According to the agency, the two-notch upgrade of the Bank’s LT FCR and BSR was driven by the improved CFS rating to “bbb” and the higher OPERA (Operating Environment Risk Anchor) rating to “bb+”.

The CFS rating reflects the improved asset quality and capitalisation metrics of the bank, alongside a significantly enhanced ability to absorb potential future shocks.

These gains are further supported by increased profitability, high liquidity, and a stable, diversified funding base in the Bank’s domestic market.
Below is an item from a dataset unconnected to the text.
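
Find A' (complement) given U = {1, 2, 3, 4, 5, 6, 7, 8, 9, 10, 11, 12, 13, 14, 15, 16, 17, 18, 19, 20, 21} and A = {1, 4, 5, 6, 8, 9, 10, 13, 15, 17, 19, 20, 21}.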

It was further noted that Hellenic’s ratings could be upgraded again if there are improvements in asset quality and capitalisation or in the quality of earnings.

Additionally, the “timely realisation of significant benefits following the merger with Eurobank Cyprus, if substantial enough, could justify an increase in the CFS rating and a concurrent one-notch rise in the OPERA rating”.

Conversely, despite low probabilities, it was noted that the “outlook for the Bank’s LT FCR or BSR could be revised to Negative (or the ratings downgraded) if the bank’s financial metrics were to weaken significantly or if the OPERA rating were downgraded”, CI concluded.

Regarding the Cyprus’ upgrde by S&P, the agency said that its decision reflects the country’s balanced economic risks over the next 24 months.

While geopolitical tensions pose challenges, the nation’s reduced reliance on short-term external financing and increasing economic resilience were key factors.

Cyprus’ GDP growth is projected at 3.7 per cent in 2024, driven by strong service exports in technology and tourism, despite regional instability.

Growth is expected to moderate to 3 per cent from 2025 to 2027, supported by investment, private consumption, and NextGenEU funding.

The LNG terminal, anticipated to begin operations in 2026, could lower energy costs by 30 per cent, while ongoing natural gas exploration offers long-term potential.

S&P also forecasts Cyprus’ public debt-to-GDP ratio will fall below 60 per cent by 2026, meeting Maastricht Treaty criteria for the first time since 2010.

However, risks include delayed reforms affecting NextGenEU funding and prolonged economic shocks.

Further rating upgrades depend on addressing external debt vulnerabilities and surpassing expectations in public debt reduction.